Radiofrequency (RF) treatment is a dielectric heating method (Cao et al., 2021; Jiao et al., 2017; Mao et al., 2021), using RF energy as a heating source in the drying process of agricultural products because of the superiorities of large penetration depth and volumetric heating, as well as high thermal efficiency (Liao, Damayanti, Xu, et al., 2020; Liao, Damayanti, Zhao, et al., 2020; Zhang et al., 2023), which are important considerations for industrial processing. Recently, RF heating in combination with conventional hot air drying techniques has been widely applied in agricultural products to improve drying efficiency and obtain high-quality products, including rice (Mahmood et al., 2023), shelled hazelnuts (Chen et al., 2021; Wang et al., 2020), carrot cubes (Gong et al., 2020), wheat germ (Liao, Damayanti, Xu, et al., 2020; Liao, Damayanti, Zhao, et al., 2020), and corn seeds (Xie et al., 2020). Indica-japonica hybrid rice (IJHR) is obtained by hybridizing indica rice and japonica rice, which has been widely cultivated due to its outstanding interspecific hybridization, and the yield improvement is perfectly meaningful compared to conventional rice varieties (Yin et al., 2021).

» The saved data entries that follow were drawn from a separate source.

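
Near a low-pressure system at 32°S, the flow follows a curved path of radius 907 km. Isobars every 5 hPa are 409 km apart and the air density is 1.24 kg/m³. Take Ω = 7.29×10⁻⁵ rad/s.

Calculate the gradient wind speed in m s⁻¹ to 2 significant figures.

11 m s⁻¹

Coriolis parameter at 32°S:
f = 2Ω sin φ = 2 × 7.29×10⁻⁵ × sin 32° = 7.73×10⁻⁵ s⁻¹
Pressure gradient: |∂P/∂n| = 500 Pa / 409000 m = 1.22×10⁻³ Pa/m
Geostrophic speed: V_g = |∂P/∂n|/(fρ) = 1.22×10⁻³/(7.73×10⁻⁵ × 1.24) = 12.8 m/s
Around a low, centrifugal force acts outward with Coriolis, so pressure-gradient force balances both:
(1/ρ)|∂P/∂n| = fV + V²/R  →  V² + fR·V − fR·V_g = 0
With fR = 7.73×10⁻⁵ × 907×10³ m = 70.1 m/s:
V = [−fR + √((fR)² + 4 fR V_g)]/2 = [−70.1 + √(70.1² + 4×70.1×12.8)]/2 = 11 m/s
Subgeostrophic (V < V_g = 12.8 m/s), as expected around a low.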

Recently, most studies on IJHR have focused on cultivation and yield (Xu et al., 2020; Zhou et al., 2023), while sparse information is available about the effect of the drying processes on the protein structural and functional properties of IJHR. Therefore, as a new variety with high yield, the nutritious characteristics of IJHR will attract increasing attention from researchers, consumers and rice industrialists.

With its wide application in food processing, the effect of RF heating on the physicochemical properties of proteins from various sources has attracted increasing attention. RF energy is a high-frequency alternating electromagnetic wave, and polar groups of protein molecules can absorb electromagnetic energy during RF heating; thus, the conformation and advanced structure of protein molecules are strongly disturbed by electromagnetic waves, which might lead to aggregation and unfolding of the protein (Zhang et al., 2020), thus changing the structural and functional properties of the protein Guo et al. (2017) investigated the effect of RF heating treatment at different temperatures up to 90 °C on the structure of soy protein isolate. The obtained results showed that RF treatment did not modify the major structure of soy protein. Furthermore, Hassan et al. (2019) also showed that RF heating at different temperatures had no effect on the protein structure of maize while improving the oil-holding capacity and emulsifying properties of maize flour. Boreddy et al. (2016) found that RF-combined thermal processing heating at different temperatures (60, 70, 80 and 90 °C) improved the functional properties of egg white powder.

Rice protein is the most popular protein among all cereal proteins in terms of its amino acid structure because it contains the second highest content of lysine (D. Li et al., 2023). Compared with other plant proteins, rice protein is considered an efficient protein source because of its hypoallergenic property as well as its similar protein efficiency ratio to milk casein (Zhao et al., 2020). Several researchers have investigated the effect of RF treatment on protein structure and functional properties. However, little information is presented on the effects of different RF treatment times on the drying efficiency, protein structural, functional and thermal properties of IJHR during drying, especially compared to other drying processes. Based on this, this study was set up to investigate how different RF treatment times could affect the protein structural, functional and thermal properties of IJHR during drying.